Als Überleitung zu John Maynard Keynes widmet sich Herrmann kurz den sogenannten Neoklassikern. Darunter zählt sie Ökonomen wie Walter Bagehot (1826–1877), William Stanley Jevons (1835–1882), Léon Walras (1834–1910) und andere. Allen wirft sie vor, dass sie das Thema Geld in ihren ökonomischen Theorien nur als „Schleier über der Wirtschaft“ sahen: „Die Neoklassik hat die Rolle des Geldes nicht verstanden“ (S. 151). Daher könnten diese Neoklassiker nur über Gleichgewichtsmärkte reden, über Innovationen aber nur schweigen, und Krisen nur verleugnen – m. a. W.: die Realität der Wirtschaft konnte von ihnen nicht adäquat wahrgenommen werden. Und dieses zeigt sie auch an einigen Beispielen. So weit, so gut und grundsätzlich nicht falsch.

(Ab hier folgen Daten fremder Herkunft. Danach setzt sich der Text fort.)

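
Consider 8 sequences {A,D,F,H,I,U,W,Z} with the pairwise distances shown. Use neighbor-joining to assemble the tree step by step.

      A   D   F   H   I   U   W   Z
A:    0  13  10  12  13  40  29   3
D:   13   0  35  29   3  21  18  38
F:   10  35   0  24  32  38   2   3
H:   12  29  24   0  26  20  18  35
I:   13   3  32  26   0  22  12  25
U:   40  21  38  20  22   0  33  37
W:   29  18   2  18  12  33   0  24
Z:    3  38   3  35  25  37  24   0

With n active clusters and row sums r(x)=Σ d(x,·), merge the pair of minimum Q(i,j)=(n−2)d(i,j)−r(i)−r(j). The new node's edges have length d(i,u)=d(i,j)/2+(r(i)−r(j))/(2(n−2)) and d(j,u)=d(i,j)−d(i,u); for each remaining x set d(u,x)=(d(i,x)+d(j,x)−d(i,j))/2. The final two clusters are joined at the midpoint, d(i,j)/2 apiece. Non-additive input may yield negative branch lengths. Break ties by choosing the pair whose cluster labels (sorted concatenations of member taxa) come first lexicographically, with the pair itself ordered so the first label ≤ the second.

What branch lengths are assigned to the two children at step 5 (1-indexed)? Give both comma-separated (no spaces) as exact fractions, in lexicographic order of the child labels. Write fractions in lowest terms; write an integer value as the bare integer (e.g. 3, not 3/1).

iteration 1: select F,Z (d=3, Q=-291); attach at lengths (-1/4, 13/4); label the merged cluster FZ
  updated: d(A,FZ)=5, d(D,FZ)=35, d(FZ,H)=28, d(FZ,I)=27, d(FZ,U)=36, d(FZ,W)=23/2
iteration 2: select A,FZ (d=5, Q=-459/2); attach at lengths (-11/20, 111/20); label the merged cluster AFZ
  updated: d(AFZ,D)=43/2, d(AFZ,H)=35/2, d(AFZ,I)=35/2, d(AFZ,U)=71/2, d(AFZ,W)=71/4
iteration 3: select H,U (d=20, Q=-162); attach at lengths (59/8, 101/8); label the merged cluster HU
  updated: d(AFZ,HU)=33/2, d(D,HU)=15, d(HU,I)=14, d(HU,W)=31/2
iteration 4: select D,I (d=3, Q=-95); attach at lengths (10/3, -1/3); label the merged cluster DI
  updated: d(AFZ,DI)=18, d(DI,HU)=13, d(DI,W)=27/2
iteration 5: select AFZ,HU (d=33/2, Q=-257/4); attach at lengths (161/16, 103/16); label the merged cluster AFHUZ
  updated: d(AFHUZ,DI)=29/4, d(AFHUZ,W)=67/8
iteration 6: select AFHUZ,DI (d=29/4, Q=-233/8); attach at lengths (17/16, 99/16); label the merged cluster ADFHIUZ
  updated: d(ADFHIUZ,W)=117/16
iteration 7: select ADFHIUZ,W (d=117/16); attach at lengths (117/32, 117/32); label the merged cluster ADFHIUWZ
final tree: ((((A:-11/20,(F:-1/4,Z:13/4):111/20):161/16,(H:59/8,U:101/8):103/16):17/16,(D:10/3,I:-1/3):99/16):117/32,W:117/32)
total length: 993/16

161/16,103/16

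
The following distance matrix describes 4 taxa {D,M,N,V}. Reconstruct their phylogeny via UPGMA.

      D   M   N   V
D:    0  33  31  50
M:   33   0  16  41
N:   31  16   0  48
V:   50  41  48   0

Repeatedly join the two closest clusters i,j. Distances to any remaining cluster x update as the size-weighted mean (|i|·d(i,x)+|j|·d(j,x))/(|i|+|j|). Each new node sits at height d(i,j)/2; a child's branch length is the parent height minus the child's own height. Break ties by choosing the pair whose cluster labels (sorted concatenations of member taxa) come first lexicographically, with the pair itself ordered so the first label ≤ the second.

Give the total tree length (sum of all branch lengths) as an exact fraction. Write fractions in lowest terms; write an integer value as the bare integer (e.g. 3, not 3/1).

iteration 1: select M,N (d=16); attach at lengths (8, 8); label the merged cluster MN
  updated: d(D,MN)=32, d(MN,V)=89/2
iteration 2: select D,MN (d=32); attach at lengths (16, 8); label the merged cluster DMN
  updated: d(DMN,V)=139/3
iteration 3: select DMN,V (d=139/3); attach at lengths (43/6, 139/6); label the merged cluster DMNV
final tree: ((D:16,(M:8,N:8):8):43/6,V:139/6)
total length: 211/3

211/3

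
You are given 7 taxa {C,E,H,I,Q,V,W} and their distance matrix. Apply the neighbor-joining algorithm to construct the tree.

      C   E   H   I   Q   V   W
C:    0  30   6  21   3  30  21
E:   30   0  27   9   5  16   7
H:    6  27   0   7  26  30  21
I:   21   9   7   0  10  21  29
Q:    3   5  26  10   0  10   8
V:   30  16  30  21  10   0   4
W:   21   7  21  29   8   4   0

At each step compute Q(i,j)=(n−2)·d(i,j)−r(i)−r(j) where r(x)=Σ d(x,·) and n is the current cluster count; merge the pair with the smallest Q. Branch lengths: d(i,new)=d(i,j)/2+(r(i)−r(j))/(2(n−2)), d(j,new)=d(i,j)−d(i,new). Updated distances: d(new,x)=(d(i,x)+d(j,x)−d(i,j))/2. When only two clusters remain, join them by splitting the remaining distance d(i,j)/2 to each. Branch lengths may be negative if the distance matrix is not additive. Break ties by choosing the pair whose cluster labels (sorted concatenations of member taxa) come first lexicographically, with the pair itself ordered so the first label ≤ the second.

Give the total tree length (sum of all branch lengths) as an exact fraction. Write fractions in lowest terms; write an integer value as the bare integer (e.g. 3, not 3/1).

step 1: merge (C,H) at d=6, Q=-198; branch lengths C→12/5, H→18/5; new cluster CH
  updated: d(CH,E)=51/2, d(CH,I)=11, d(CH,Q)=23/2, d(CH,V)=27, d(CH,W)=18
step 2: merge (CH,I) at d=11, Q=-129; branch lengths CH→57/8, I→31/8; new cluster CHI
  updated: d(CHI,E)=47/4, d(CHI,Q)=21/4, d(CHI,V)=37/2, d(CHI,W)=18
step 3: merge (V,W) at d=4, Q=-147/2; branch lengths V→47/12, W→1/12; new cluster VW
  updated: d(CHI,VW)=65/4, d(E,VW)=19/2, d(Q,VW)=7
step 4: merge (CHI,Q) at d=21/4, Q=-40; branch lengths CHI→53/8, Q→-11/8; new cluster CHIQ
  updated: d(CHIQ,E)=23/4, d(CHIQ,VW)=9
step 5: merge (CHIQ,E) at d=23/4, Q=-97/4; branch lengths CHIQ→21/8, E→25/8; new cluster CEHIQ
  updated: d(CEHIQ,VW)=51/8
step 6: merge (CEHIQ,VW) at d=51/8; branch lengths CEHIQ→51/16, VW→51/16; new cluster CEHIQVW
final tree: (((((C:12/5,H:18/5):57/8,I:31/8):53/8,Q:-11/8):21/8,E:25/8):51/16,(V:47/12,W:1/12):51/16)
total length: 307/8

307/8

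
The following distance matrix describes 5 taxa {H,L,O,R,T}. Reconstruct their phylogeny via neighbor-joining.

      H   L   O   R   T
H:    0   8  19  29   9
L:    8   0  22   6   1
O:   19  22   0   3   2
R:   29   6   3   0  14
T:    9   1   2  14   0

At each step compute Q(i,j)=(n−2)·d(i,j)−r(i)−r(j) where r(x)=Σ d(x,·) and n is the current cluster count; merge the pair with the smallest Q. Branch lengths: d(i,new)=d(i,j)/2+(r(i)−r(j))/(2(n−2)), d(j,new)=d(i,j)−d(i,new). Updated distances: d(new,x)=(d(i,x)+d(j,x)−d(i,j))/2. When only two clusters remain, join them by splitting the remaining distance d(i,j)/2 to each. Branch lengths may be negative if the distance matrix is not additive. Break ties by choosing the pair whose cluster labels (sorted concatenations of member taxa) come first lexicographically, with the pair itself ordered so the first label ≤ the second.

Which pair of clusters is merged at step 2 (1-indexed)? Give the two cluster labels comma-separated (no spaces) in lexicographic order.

H,L

iteration 1: select O,R (d=3, Q=-89); attach at lengths (1/2, 5/2); label the merged cluster OR
  updated: d(H,OR)=45/2, d(L,OR)=25/2, d(OR,T)=13/2
iteration 2: select H,L (d=8, Q=-45); attach at lengths (17/2, -1/2); label the merged cluster HL
  updated: d(HL,OR)=27/2, d(HL,T)=1
iteration 3: select HL,OR (d=27/2, Q=-21); attach at lengths (4, 19/2); label the merged cluster HLOR
  updated: d(HLOR,T)=-3
iteration 4: select HLOR,T (d=-3); attach at lengths (-3/2, -3/2); label the merged cluster HLORT
final tree: (((H:17/2,L:-1/2):4,(O:1/2,R:5/2):19/2):-3/2,T:-3/2)
total length: 43/2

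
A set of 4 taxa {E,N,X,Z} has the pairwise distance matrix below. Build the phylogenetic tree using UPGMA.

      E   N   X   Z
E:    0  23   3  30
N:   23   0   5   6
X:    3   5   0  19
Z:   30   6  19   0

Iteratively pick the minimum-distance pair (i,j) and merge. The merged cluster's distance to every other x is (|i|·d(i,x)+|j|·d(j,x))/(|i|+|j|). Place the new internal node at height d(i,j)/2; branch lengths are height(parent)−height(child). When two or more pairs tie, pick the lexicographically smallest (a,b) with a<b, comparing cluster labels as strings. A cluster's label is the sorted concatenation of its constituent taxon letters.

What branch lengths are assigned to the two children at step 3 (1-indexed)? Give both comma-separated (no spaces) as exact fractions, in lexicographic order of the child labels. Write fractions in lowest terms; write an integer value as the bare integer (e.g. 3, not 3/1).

65/8,53/8

step 1: merge (E,X) at d=3; branch lengths E→3/2, X→3/2; new cluster EX
  updated: d(EX,N)=14, d(EX,Z)=49/2
step 2: merge (N,Z) at d=6; branch lengths N→3, Z→3; new cluster NZ
  updated: d(EX,NZ)=77/4
step 3: merge (EX,NZ) at d=77/4; branch lengths EX→65/8, NZ→53/8; new cluster ENXZ
final tree: ((E:3/2,X:3/2):65/8,(N:3,Z:3):53/8)
total length: 95/4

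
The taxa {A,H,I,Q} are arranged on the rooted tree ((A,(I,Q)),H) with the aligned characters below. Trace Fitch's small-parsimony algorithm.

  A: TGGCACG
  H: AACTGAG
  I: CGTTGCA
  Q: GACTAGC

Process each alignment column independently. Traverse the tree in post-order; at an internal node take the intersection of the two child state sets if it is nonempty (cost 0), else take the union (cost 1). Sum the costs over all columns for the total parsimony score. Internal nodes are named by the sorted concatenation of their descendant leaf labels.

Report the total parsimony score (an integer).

site 0, node IQ: I={C} ∪ Q={G} → {C,G} (+1)
site 0, node AIQ: A={T} ∪ IQ={C,G} → {C,G,T} (+1)
site 0, node AHIQ: AIQ={C,G,T} ∪ H={A} → {A,C,G,T} (+1)
site 1, node IQ: I={G} ∪ Q={A} → {A,G} (+1)
site 1, node AIQ: A={G} ∩ IQ={A,G} → {G} (+0)
site 1, node AHIQ: AIQ={G} ∪ H={A} → {A,G} (+1)
site 2, node IQ: I={T} ∪ Q={C} → {C,T} (+1)
site 2, node AIQ: A={G} ∪ IQ={C,T} → {C,G,T} (+1)
site 2, node AHIQ: AIQ={C,G,T} ∩ H={C} → {C} (+0)
site 3, node IQ: I={T} ∩ Q={T} → {T} (+0)
site 3, node AIQ: A={C} ∪ IQ={T} → {C,T} (+1)
site 3, node AHIQ: AIQ={C,T} ∩ H={T} → {T} (+0)
site 4, node IQ: I={G} ∪ Q={A} → {A,G} (+1)
site 4, node AIQ: A={A} ∩ IQ={A,G} → {A} (+0)
site 4, node AHIQ: AIQ={A} ∪ H={G} → {A,G} (+1)
site 5, node IQ: I={C} ∪ Q={G} → {C,G} (+1)
site 5, node AIQ: A={C} ∩ IQ={C,G} → {C} (+0)
site 5, node AHIQ: AIQ={C} ∪ H={A} → {A,C} (+1)
site 6, node IQ: I={A} ∪ Q={C} → {A,C} (+1)
site 6, node AIQ: A={G} ∪ IQ={A,C} → {A,C,G} (+1)
site 6, node AHIQ: AIQ={A,C,G} ∩ H={G} → {G} (+0)
per-site changes: [3, 2, 2, 1, 2, 2, 2]; total = 14

14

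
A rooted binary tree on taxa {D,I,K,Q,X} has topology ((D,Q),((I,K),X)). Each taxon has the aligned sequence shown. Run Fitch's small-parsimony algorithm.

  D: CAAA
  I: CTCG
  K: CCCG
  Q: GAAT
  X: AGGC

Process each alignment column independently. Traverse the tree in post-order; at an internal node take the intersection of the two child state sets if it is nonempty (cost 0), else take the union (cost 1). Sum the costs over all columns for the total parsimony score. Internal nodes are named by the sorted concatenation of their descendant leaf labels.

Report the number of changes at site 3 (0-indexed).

3

DQ@0: {C} ∪ {G} = {C,G} (union, +1)
IK@0: {C} ∩ {C} = {C} (intersection, +0)
IKX@0: {C} ∪ {A} = {A,C} (union, +1)
DIKQX@0: {C,G} ∩ {A,C} = {C} (intersection, +0)
DQ@1: {A} ∩ {A} = {A} (intersection, +0)
IK@1: {T} ∪ {C} = {C,T} (union, +1)
IKX@1: {C,T} ∪ {G} = {C,G,T} (union, +1)
DIKQX@1: {A} ∪ {C,G,T} = {A,C,G,T} (union, +1)
DQ@2: {A} ∩ {A} = {A} (intersection, +0)
IK@2: {C} ∩ {C} = {C} (intersection, +0)
IKX@2: {C} ∪ {G} = {C,G} (union, +1)
DIKQX@2: {A} ∪ {C,G} = {A,C,G} (union, +1)
DQ@3: {A} ∪ {T} = {A,T} (union, +1)
IK@3: {G} ∩ {G} = {G} (intersection, +0)
IKX@3: {G} ∪ {C} = {C,G} (union, +1)
DIKQX@3: {A,T} ∪ {C,G} = {A,C,G,T} (union, +1)
per-site changes: [2, 3, 2, 3]; total = 10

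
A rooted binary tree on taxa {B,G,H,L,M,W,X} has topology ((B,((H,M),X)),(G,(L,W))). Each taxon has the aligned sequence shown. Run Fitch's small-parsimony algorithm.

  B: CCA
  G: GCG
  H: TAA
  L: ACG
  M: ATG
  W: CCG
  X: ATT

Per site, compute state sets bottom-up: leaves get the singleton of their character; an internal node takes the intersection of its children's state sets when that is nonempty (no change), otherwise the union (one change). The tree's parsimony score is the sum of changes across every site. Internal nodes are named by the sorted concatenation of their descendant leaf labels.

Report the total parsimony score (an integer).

9

HM@0: {T} ∪ {A} = {A,T} (union, +1)
HMX@0: {A,T} ∩ {A} = {A} (intersection, +0)
BHMX@0: {C} ∪ {A} = {A,C} (union, +1)
LW@0: {A} ∪ {C} = {A,C} (union, +1)
GLW@0: {G} ∪ {A,C} = {A,C,G} (union, +1)
BGHLMWX@0: {A,C} ∩ {A,C,G} = {A,C} (intersection, +0)
HM@1: {A} ∪ {T} = {A,T} (union, +1)
HMX@1: {A,T} ∩ {T} = {T} (intersection, +0)
BHMX@1: {C} ∪ {T} = {C,T} (union, +1)
LW@1: {C} ∩ {C} = {C} (intersection, +0)
GLW@1: {C} ∩ {C} = {C} (intersection, +0)
BGHLMWX@1: {C,T} ∩ {C} = {C} (intersection, +0)
HM@2: {A} ∪ {G} = {A,G} (union, +1)
HMX@2: {A,G} ∪ {T} = {A,G,T} (union, +1)
BHMX@2: {A} ∩ {A,G,T} = {A} (intersection, +0)
LW@2: {G} ∩ {G} = {G} (intersection, +0)
GLW@2: {G} ∩ {G} = {G} (intersection, +0)
BGHLMWX@2: {A} ∪ {G} = {A,G} (union, +1)
per-site changes: [4, 2, 3]; total = 9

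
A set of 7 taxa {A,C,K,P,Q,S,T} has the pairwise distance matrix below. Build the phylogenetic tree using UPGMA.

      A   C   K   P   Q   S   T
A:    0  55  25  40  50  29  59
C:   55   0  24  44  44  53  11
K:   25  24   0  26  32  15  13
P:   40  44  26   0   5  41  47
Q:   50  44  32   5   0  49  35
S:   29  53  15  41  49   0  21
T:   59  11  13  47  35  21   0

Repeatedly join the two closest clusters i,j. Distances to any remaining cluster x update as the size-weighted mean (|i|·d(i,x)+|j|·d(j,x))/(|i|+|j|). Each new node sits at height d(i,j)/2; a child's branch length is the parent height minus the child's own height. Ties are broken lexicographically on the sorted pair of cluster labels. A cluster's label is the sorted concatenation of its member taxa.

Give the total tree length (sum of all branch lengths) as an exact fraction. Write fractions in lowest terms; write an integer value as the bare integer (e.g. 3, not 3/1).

1. join P+Q (d=5) ⇒ PQ; edges |P|=5/2, |Q|=5/2
  updated: d(A,PQ)=45, d(C,PQ)=44, d(K,PQ)=29, d(PQ,S)=45, d(PQ,T)=41
2. join C+T (d=11) ⇒ CT; edges |C|=11/2, |T|=11/2
  updated: d(A,CT)=57, d(CT,K)=37/2, d(CT,PQ)=85/2, d(CT,S)=37
3. join K+S (d=15) ⇒ KS; edges |K|=15/2, |S|=15/2
  updated: d(A,KS)=27, d(CT,KS)=111/4, d(KS,PQ)=37
4. join A+KS (d=27) ⇒ AKS; edges |A|=27/2, |KS|=6
  updated: d(AKS,CT)=75/2, d(AKS,PQ)=119/3
5. join AKS+CT (d=75/2) ⇒ ACKST; edges |AKS|=21/4, |CT|=53/4
  updated: d(ACKST,PQ)=204/5
6. join ACKST+PQ (d=204/5) ⇒ ACKPQST; edges |ACKST|=33/20, |PQ|=179/10
final tree: (((A:27/2,(K:15/2,S:15/2):6):21/4,(C:11/2,T:11/2):53/4):33/20,(P:5/2,Q:5/2):179/10)
total length: 1771/20

1771/20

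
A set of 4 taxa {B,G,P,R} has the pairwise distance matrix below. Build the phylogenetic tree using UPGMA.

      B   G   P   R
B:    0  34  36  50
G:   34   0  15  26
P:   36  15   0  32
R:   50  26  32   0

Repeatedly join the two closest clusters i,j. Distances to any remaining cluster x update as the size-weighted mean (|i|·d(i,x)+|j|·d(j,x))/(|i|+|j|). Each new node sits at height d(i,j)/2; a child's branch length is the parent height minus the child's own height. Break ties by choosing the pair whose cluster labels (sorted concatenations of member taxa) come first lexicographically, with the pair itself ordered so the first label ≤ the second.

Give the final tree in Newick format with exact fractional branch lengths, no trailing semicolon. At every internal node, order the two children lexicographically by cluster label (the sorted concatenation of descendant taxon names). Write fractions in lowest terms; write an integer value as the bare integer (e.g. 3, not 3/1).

iteration 1: select G,P (d=15); attach at lengths (15/2, 15/2); label the merged cluster GP
  updated: d(B,GP)=35, d(GP,R)=29
iteration 2: select GP,R (d=29); attach at lengths (7, 29/2); label the merged cluster GPR
  updated: d(B,GPR)=40
iteration 3: select B,GPR (d=40); attach at lengths (20, 11/2); label the merged cluster BGPR
final tree: (B:20,((G:15/2,P:15/2):7,R:29/2):11/2)
total length: 62

(B:20,((G:15/2,P:15/2):7,R:29/2):11/2)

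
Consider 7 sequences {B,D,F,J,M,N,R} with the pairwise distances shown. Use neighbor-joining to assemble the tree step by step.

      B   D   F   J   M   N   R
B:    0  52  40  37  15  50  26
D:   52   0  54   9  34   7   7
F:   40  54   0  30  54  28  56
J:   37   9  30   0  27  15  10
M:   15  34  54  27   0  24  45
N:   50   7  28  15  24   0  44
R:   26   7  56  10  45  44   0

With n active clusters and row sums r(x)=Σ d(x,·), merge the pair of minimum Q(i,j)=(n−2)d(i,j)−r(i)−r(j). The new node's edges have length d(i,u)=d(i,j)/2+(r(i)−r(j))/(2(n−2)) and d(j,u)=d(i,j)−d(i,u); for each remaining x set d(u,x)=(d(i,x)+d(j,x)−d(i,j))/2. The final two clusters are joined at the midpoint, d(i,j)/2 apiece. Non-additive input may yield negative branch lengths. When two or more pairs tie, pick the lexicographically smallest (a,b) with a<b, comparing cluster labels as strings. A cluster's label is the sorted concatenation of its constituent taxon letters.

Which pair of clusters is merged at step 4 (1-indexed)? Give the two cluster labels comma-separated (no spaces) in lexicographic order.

1. join B+M (d=15, Q=-344) ⇒ BM; edges |B|=48/5, |M|=27/5
  updated: d(BM,D)=71/2, d(BM,F)=79/2, d(BM,J)=49/2, d(BM,N)=59/2, d(BM,R)=28
2. join D+R (d=7, Q=-459/2) ⇒ DR; edges |D|=-9/16, |R|=121/16
  updated: d(BM,DR)=113/4, d(DR,F)=103/2, d(DR,J)=6, d(DR,N)=22
3. join DR+J (d=6, Q=-661/4) ⇒ DJR; edges |DR|=67/8, |J|=-19/8
  updated: d(BM,DJR)=187/8, d(DJR,F)=151/4, d(DJR,N)=31/2
4. join BM+DJR (d=187/8, Q=-489/4) ⇒ BDJMR; edges |BM|=125/8, |DJR|=31/4
  updated: d(BDJMR,F)=431/16, d(BDJMR,N)=173/16
5. join BDJMR+F (d=431/16, Q=-263/4) ⇒ BDFJMR; edges |BDJMR|=39/8, |F|=353/16
  updated: d(BDFJMR,N)=95/16
6. join BDFJMR+N (d=95/16) ⇒ BDFJMNR; edges |BDFJMR|=95/32, |N|=95/32
final tree: ((((B:48/5,M:27/5):125/8,((D:-9/16,R:121/16):67/8,J:-19/8):31/4):39/8,F:353/16):95/32,N:95/32)
total length: 337/4

BM,DJR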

Aber es stellt sich heraus, dass sie diesen knappen (und unvollständigen) Rundumschlag insbesondere deswegen führt, um auf den von ihr gnadenlos überschätzten Keynes zu kommen, und ihn als modernen Helden der Nationalökonomie feiern zu können.

John Maynard Keynes

„Keynes hat eine neue ökonomische Weltsicht entworfen – wie vor ihm nur Adam Smith und Karl Marx.“ (S.154). So beginnt Herrmann ihr hohes Lied auf den späteren Baron John Maynard Keynes (1883–1946). Zwar stellt sie realistischerweise auch fest: „Keynes war ein Konservativer“ und: „Er war kein Rebell“ (S. 153), aber er hätte doch „die gesamte Ökonomie fundamental verändert.“ (S. 154). Soweit lehnt sie sich nicht einmal bei Smith und Marx aus dem Fenster!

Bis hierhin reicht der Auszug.